FERC is the federal agency responsible for regulating the transmission and wholesale sale of electricity and natural gas across state boundaries. Within the sprawling agency, Rohit specifically worked in the Division of Analytics and Surveillance, the branch tasked with verifying data. He was matched to this role through the Rockefeller Center's First Year Fellows program.

"The biggest project that we were working on was looking at the data from each of the regional independent system operators (ISO), and comparing that to data that's been reported to us," Rohit said. "There are a lot of different databases FERC has access to. These are different from the public APIs released by ISOs. We compare that public data to what we have privately in our databases."

As Rohit learned, discrepancies between these data sources were not unheard of. 

"There were definitely times when the ISO reported public data didn't match with what we had. Most of the time, it was an indicator that we had bad data. So first, we would check our sources and see if they were clean," Rohit said. "If we find anything wrong, we can track back and fix our data. If we think our source is clean, we contact the ISO and figure out what they are calculating differently from us."


Team Work

The work Rohit did was just a small part of the sprawling commission's work.

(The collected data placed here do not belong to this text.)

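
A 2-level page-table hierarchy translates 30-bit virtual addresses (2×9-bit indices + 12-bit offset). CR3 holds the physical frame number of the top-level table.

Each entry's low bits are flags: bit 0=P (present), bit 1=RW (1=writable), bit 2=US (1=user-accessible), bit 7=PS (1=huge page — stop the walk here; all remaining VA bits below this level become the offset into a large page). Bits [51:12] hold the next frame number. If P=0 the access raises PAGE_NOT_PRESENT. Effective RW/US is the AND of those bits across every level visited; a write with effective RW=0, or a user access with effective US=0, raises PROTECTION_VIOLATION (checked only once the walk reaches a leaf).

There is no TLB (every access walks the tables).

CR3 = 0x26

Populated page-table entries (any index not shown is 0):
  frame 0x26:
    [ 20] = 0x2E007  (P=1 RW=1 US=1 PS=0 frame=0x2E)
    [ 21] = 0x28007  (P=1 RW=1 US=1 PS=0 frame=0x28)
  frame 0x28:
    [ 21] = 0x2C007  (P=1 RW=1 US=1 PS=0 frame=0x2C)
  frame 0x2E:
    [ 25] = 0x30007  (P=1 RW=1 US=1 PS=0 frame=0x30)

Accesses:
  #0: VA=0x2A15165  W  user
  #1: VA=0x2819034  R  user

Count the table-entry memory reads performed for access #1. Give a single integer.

Walk each access:
#0 VA=0x2A15165 (w,user):
  L0 @0x26[21] → 0x28007  P=1,RW=1,US=1,PS=0
  L1 @0x28[21] → 0x2C007  P=1,RW=1,US=1,PS=0
  ✓ 0x2C165  — 2 lookups
#1 VA=0x2819034 (r,user):
  L0 @0x26[20] → 0x2E007  P=1,RW=1,US=1,PS=0
  L1 @0x2E[25] → 0x30007  P=1,RW=1,US=1,PS=0
  ✓ 0x30034  — 2 lookups

Entries read for #1: 2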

"I was working with a lot of mathematicians, computer scientists who were trying to find discrepancies that would be cause for investigation." 

Among the professionals Rohit worked alongside were Dartmouth alumni Jay Matson '91 and Nancy Bowler '82. Matson and Bowler are both Branch Managers within the agency, leading the investigations and surveillance teams, respectively. (Matson and Bowler have led FERC Bootcamps in partnership with the Irving Institute in the past, exposing students like Garimella to the how the electricity markets work and are regulated.)

"I had two mentors, both of them were Dartmouth alums," Rohit said, explaining how each got their start in the energy sector early in their careers. "I think that kind of shows how once people are in energy, they don't really want to leave. It's a very fascinating industry." 


Looking Ahead 

For Rohit, who intends to major in Math and Economics, his early foray into the energy industry had a similar impact on him. 

"Because I am interested in economics beyond finance, I was interested in looking first-hand at how economic regulation works," he explained when reflecting on his experience. "I didn't have any prior knowledge at all about the energy sector, and initially I wasn't even considering that as an option of a career. But now I think it's a very versatile field. This experience showed me the different things you can do and what the energy industry offers. I had a great time at FERC; it was one of the most fulfilling projects I have done. I would be open to [working in the energy sector again] if the opportunity arises."